There have been attempts in the past to make fighters and their ilk more interesting to play, but all too often these rely on giving these characters magical (or at least supernatural) powers, and if you just want your character to be able to do cool things with a sword that demonstrate that he’s well-trained and knows a lot of useful techniques, that’s too bad, because your only options are using your sword to shoot laser beams and fly, or else falling back on the good old-fashioned full attack. Plus, they often require taking a special class, or using complex rules that are difficult to integrate into your game.

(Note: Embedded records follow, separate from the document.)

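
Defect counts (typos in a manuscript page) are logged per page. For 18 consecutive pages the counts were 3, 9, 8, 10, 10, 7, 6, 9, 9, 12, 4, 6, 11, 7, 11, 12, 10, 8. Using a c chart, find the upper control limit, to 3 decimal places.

17.162

c̄ = (3 + 9 + 8 + 10 + 10 + 7 + 6 + 9 + 9 + 12 + 4 + 6 + 11 + 7 + 11 + 12 + 10 + 8) / 18 = 152 / 18 = 8.4444
UCL = c̄ + 3√c̄ = 8.4444 + 3 × √8.4444 = 8.4444 + 3 × 2.9059 = 17.1622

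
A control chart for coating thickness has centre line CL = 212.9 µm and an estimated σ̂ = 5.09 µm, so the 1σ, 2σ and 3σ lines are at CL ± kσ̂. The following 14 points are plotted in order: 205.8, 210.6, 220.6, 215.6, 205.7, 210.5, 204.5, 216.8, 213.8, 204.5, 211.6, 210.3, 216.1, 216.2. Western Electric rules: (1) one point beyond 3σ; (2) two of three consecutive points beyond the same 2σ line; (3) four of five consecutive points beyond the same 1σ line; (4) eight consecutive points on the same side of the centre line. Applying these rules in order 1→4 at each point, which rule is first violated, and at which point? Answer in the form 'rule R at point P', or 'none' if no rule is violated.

none

Zone of each point (C = within 1σ̂, B = 1σ̂–2σ̂, A = 2σ̂–3σ̂, * = beyond 3σ̂; sign = side of CL): 1:-B, 2:-C, 3:+B, 4:+C, 5:-B, 6:-C, 7:-B, 8:+C, 9:+C, 10:-B, 11:-C, 12:-C, 13:+C, 14:+C
No rule fires across all 14 points.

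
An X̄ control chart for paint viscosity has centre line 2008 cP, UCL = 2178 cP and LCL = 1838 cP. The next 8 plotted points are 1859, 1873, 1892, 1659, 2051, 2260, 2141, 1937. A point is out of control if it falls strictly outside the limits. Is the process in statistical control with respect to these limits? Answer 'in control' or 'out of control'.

Compare each point to [1838, 2178]: sample 4 = 1659 < LCL; sample 6 = 2260 > UCL.

out of control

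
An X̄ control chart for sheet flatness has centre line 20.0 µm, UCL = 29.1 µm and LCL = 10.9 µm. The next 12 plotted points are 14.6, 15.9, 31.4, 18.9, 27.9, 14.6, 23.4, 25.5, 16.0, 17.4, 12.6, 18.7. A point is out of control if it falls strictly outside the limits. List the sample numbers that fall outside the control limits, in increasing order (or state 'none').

3

Compare each point to [10.9, 29.1]: sample 3 = 31.4 > UCL.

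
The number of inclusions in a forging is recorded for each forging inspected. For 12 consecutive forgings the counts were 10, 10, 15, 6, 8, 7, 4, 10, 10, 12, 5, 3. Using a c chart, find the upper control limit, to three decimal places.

16.994

c̄ = (10 + 10 + 15 + 6 + 8 + 7 + 4 + 10 + 10 + 12 + 5 + 3) / 12 = 100 / 12 = 8.3333
UCL = c̄ + 3√c̄ = 8.3333 + 3 × √8.3333 = 8.3333 + 3 × 2.8868 = 16.9936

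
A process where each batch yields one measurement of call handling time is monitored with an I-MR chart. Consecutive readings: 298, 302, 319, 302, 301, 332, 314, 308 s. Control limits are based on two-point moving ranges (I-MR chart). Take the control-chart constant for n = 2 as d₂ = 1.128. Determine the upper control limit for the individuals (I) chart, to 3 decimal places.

345.214

X̄ = (298 + 302 + 319 + 302 + 301 + 332 + 314 + 308) / 8 = 309.5000
Moving ranges: 4, 17, 17, 1, 31, 18, 6; M̄R̄ = 94.0000 / 7 = 13.4286
UCL = X̄ + 3·M̄R̄/d₂ = 309.5000 + 3 × 13.4286 / 1.128 = 345.2143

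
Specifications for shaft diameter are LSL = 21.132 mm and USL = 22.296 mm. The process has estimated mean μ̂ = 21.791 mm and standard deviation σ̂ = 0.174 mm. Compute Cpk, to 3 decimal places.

Cpu = (USL − μ̂) / (3σ̂) = (22.296 − 21.791) / (3 × 0.174) = 0.9674; Cpl = (μ̂ − LSL) / (3σ̂) = (21.791 − 21.132) / (3 × 0.174) = 1.2625; Cpk = min(Cpu, Cpl) = 0.9674

0.967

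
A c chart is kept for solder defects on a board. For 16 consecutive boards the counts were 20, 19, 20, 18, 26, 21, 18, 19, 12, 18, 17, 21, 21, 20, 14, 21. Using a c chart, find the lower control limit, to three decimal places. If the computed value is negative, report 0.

5.964

c̄ = (20 + 19 + 20 + 18 + 26 + 21 + 18 + 19 + 12 + 18 + 17 + 21 + 21 + 20 + 14 + 21) / 16 = 305 / 16 = 19.0625
LCL = c̄ − 3√c̄ = 19.0625 − 3 × 4.3661 = 5.9643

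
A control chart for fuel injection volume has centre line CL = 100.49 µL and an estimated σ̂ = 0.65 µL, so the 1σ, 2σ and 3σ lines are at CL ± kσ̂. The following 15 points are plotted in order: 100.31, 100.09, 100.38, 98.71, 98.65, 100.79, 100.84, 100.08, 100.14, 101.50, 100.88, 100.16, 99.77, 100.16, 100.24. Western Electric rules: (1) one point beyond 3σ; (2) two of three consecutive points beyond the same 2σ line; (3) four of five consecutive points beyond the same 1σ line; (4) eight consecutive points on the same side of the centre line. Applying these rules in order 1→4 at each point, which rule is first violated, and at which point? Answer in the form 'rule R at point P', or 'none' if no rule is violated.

Zone of each point (C = within 1σ̂, B = 1σ̂–2σ̂, A = 2σ̂–3σ̂, * = beyond 3σ̂; sign = side of CL): 1:-C, 2:-C, 3:-C, 4:-A, 5:-A, 6:+C, 7:+C, 8:-C, 9:-C, 10:+B, 11:+C, 12:-C, 13:-B, 14:-C, 15:-C
Rule 2 (two of three consecutive points beyond the same 2σ limit) is satisfied at point 5.

rule 2 at point 5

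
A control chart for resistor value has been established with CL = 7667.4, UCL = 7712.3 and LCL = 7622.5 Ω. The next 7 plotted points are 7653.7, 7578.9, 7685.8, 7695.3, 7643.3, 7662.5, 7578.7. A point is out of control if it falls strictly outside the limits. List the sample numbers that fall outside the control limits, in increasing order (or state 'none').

2, 7

Compare each point to [7622.5, 7712.3]: sample 2 = 7578.9 < LCL; sample 7 = 7578.7 < LCL.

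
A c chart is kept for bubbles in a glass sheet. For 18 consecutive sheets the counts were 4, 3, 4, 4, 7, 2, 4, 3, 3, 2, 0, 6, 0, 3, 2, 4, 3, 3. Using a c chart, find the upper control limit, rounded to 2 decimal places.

c̄ = (4 + 3 + 4 + 4 + 7 + 2 + 4 + 3 + 3 + 2 + 0 + 6 + 0 + 3 + 2 + 4 + 3 + 3) / 18 = 57 / 18 = 3.1667
UCL = c̄ + 3√c̄ = 3.1667 + 3 × √3.1667 = 3.1667 + 3 × 1.7795 = 8.5052

8.51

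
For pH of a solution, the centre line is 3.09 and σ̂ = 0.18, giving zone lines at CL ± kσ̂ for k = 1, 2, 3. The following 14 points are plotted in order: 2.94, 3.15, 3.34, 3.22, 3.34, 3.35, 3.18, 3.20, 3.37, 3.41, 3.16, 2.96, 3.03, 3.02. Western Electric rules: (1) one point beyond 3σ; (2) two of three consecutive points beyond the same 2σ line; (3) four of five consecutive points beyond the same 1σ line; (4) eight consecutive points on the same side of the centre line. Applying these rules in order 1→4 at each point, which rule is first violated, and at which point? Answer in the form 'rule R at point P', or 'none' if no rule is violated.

rule 4 at point 9

Zone of each point (C = within 1σ̂, B = 1σ̂–2σ̂, A = 2σ̂–3σ̂, * = beyond 3σ̂; sign = side of CL): 1:-C, 2:+C, 3:+B, 4:+C, 5:+B, 6:+B, 7:+C, 8:+C, 9:+B, 10:+B, 11:+C, 12:-C, 13:-C, 14:-C
Rule 4 (eight consecutive points on the same side of the centre line) is satisfied at point 9.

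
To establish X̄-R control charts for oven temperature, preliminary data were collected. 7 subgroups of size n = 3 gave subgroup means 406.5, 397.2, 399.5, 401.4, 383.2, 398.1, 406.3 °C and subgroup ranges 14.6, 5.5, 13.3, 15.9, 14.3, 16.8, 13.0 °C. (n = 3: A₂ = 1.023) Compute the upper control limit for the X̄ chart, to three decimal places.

412.535

X̄̄ = (406.5 + 397.2 + 399.5 + 401.4 + 383.2 + 398.1 + 406.3) / 7 = 2792.2000 / 7 = 398.8857
R̄ = (14.6 + 5.5 + 13.3 + 15.9 + 14.3 + 16.8 + 13.0) / 7 = 93.4000 / 7 = 13.3429
UCL = X̄̄ + A₂·R̄ = 398.8857 + 1.023 × 13.3429 = 412.5355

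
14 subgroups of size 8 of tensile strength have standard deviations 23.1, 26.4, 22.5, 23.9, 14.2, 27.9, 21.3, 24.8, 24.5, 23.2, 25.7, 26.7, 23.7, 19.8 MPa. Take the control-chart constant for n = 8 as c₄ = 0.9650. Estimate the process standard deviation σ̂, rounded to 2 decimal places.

24.26

s̄ = (23.1 + 26.4 + 22.5 + 23.9 + 14.2 + 27.9 + 21.3 + 24.8 + 24.5 + 23.2 + 25.7 + 26.7 + 23.7 + 19.8) / 14 = 23.4071
σ̂ = s̄ / c₄ = 23.4071 / 0.9650 = 24.2561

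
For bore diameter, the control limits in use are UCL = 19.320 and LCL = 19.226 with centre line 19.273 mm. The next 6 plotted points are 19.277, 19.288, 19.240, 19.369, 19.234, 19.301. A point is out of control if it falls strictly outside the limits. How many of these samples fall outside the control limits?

Compare each point to [19.226, 19.320]: sample 4 = 19.369 > UCL.

1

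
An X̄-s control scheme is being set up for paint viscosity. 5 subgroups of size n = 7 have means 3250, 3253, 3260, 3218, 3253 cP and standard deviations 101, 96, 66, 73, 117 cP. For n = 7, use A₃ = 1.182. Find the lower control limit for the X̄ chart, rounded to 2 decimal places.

X̄̄ = (3250 + 3253 + 3260 + 3218 + 3253) / 5 = 3246.8000
s̄ = (101 + 96 + 66 + 73 + 117) / 5 = 90.6000
LCL = X̄̄ − A₃·s̄ = 3246.8000 − 1.182 × 90.6000 = 3139.7108

3139.71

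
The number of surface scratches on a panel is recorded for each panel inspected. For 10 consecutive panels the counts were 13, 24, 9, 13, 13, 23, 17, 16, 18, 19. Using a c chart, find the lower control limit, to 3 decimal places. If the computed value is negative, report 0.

c̄ = (13 + 24 + 9 + 13 + 13 + 23 + 17 + 16 + 18 + 19) / 10 = 165 / 10 = 16.5000
LCL = c̄ − 3√c̄ = 16.5000 − 3 × 4.0620 = 4.3139

4.314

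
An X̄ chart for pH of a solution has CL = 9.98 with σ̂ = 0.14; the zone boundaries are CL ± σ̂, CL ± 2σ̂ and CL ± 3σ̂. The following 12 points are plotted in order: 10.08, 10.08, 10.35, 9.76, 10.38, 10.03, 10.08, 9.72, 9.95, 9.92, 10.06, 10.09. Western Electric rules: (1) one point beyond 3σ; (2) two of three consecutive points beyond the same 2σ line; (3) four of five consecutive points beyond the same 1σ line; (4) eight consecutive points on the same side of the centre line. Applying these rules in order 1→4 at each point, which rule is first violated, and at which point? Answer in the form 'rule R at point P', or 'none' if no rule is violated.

rule 2 at point 5

Zone of each point (C = within 1σ̂, B = 1σ̂–2σ̂, A = 2σ̂–3σ̂, * = beyond 3σ̂; sign = side of CL): 1:+C, 2:+C, 3:+A, 4:-B, 5:+A, 6:+C, 7:+C, 8:-B, 9:-C, 10:-C, 11:+C, 12:+C
Rule 2 (two of three consecutive points beyond the same 2σ limit) is satisfied at point 5.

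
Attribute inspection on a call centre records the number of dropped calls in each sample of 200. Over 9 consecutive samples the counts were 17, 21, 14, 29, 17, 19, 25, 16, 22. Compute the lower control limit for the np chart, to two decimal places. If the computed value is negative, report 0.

7.27

p̄ = Σdᵢ / (k·n) = 180 / (9 × 200) = 0.10000
LCL = np̄ − 3·√(np̄(1−p̄)) = 20.0000 − 3 × 4.2426 = 7.2721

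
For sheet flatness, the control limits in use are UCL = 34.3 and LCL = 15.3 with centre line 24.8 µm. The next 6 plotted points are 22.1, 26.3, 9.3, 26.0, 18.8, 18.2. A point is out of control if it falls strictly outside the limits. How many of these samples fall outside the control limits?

1

Compare each point to [15.3, 34.3]: sample 3 = 9.3 < LCL.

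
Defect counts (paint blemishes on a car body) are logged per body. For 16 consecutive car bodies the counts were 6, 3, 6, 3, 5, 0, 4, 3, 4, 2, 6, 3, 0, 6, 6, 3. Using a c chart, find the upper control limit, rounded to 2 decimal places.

9.56

c̄ = (6 + 3 + 6 + 3 + 5 + 0 + 4 + 3 + 4 + 2 + 6 + 3 + 0 + 6 + 6 + 3) / 16 = 60 / 16 = 3.7500
UCL = c̄ + 3√c̄ = 3.7500 + 3 × √3.7500 = 3.7500 + 3 × 1.9365 = 9.5595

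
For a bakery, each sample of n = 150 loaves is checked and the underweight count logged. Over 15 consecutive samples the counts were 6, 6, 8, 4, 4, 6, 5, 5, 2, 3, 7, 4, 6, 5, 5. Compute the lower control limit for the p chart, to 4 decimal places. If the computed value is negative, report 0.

0.0000

p̄ = Σdᵢ / (k·n) = 76 / (15 × 150) = 0.03378
LCL = p̄ − 3·√(p̄(1−p̄)/n) = 0.03378 − 3 × 0.01475 = -0.01047 → 0 (negative, so LCL = 0)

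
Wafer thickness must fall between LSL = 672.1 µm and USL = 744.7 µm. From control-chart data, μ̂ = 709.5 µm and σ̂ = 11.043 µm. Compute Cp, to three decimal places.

Cp = (USL − LSL) / (6σ̂) = (744.7 − 672.1) / (6 × 11.043) = 72.6000 / 66.2580 = 1.0957

1.096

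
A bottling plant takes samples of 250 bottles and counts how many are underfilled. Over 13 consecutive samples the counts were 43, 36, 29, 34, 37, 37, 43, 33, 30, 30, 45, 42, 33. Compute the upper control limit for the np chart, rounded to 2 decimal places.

53.02

p̄ = Σdᵢ / (k·n) = 472 / (13 × 250) = 0.14523
UCL = np̄ + 3·√(np̄(1−p̄)) = 36.3077 + 3 × √(36.3077×0.85477) = 36.3077 + 3 × 5.5709 = 53.0203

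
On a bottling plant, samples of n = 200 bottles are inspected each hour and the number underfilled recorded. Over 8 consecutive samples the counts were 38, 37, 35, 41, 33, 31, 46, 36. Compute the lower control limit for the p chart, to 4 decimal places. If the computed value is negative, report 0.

p̄ = Σdᵢ / (k·n) = 297 / (8 × 200) = 0.18563
LCL = p̄ − 3·√(p̄(1−p̄)/n) = 0.18563 − 3 × 0.02749 = 0.10315

0.1031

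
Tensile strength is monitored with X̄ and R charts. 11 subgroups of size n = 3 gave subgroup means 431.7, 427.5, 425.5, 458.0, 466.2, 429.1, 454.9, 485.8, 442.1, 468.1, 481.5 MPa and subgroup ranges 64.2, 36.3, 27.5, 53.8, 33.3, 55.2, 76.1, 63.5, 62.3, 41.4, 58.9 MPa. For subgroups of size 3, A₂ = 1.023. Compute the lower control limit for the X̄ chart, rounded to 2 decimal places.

X̄̄ = (431.7 + 427.5 + 425.5 + 458.0 + 466.2 + 429.1 + 454.9 + 485.8 + 442.1 + 468.1 + 481.5) / 11 = 4970.4000 / 11 = 451.8545
R̄ = (64.2 + 36.3 + 27.5 + 53.8 + 33.3 + 55.2 + 76.1 + 63.5 + 62.3 + 41.4 + 58.9) / 11 = 572.5000 / 11 = 52.0455
LCL = X̄̄ − A₂·R̄ = 451.8545 − 1.023 × 52.0455 = 398.6120

398.61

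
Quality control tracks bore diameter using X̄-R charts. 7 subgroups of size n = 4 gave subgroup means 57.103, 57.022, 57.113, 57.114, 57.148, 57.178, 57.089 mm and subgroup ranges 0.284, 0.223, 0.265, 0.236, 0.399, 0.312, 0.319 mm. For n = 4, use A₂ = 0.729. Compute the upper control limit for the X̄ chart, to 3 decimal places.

X̄̄ = (57.103 + 57.022 + 57.113 + 57.114 + 57.148 + 57.178 + 57.089) / 7 = 399.7670 / 7 = 57.1096
R̄ = (0.284 + 0.223 + 0.265 + 0.236 + 0.399 + 0.312 + 0.319) / 7 = 2.0380 / 7 = 0.2911
UCL = X̄̄ + A₂·R̄ = 57.1096 + 0.729 × 0.2911 = 57.3218

57.322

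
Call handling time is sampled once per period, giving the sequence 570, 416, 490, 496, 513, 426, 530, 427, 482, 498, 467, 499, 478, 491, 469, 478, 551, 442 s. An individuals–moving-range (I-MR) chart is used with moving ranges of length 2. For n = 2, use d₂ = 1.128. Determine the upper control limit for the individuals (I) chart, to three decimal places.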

This book aims to provide a way for martially-inclined characters of any class to be more interesting without falling back on the supernatural. Through over 50 feats and seven very detailed archetypes, A Necromancer’s Grimoire: The Book of Martial Action will introduce you to the world of martial action points, a renewable resource that can be spent on a wide variety of martial techniques that allow your character to perform extraordinary—but decidedly non-magical—maneuvers, making combat wildly more dynamic and ensuring that you can always do something more interesting than a full attack.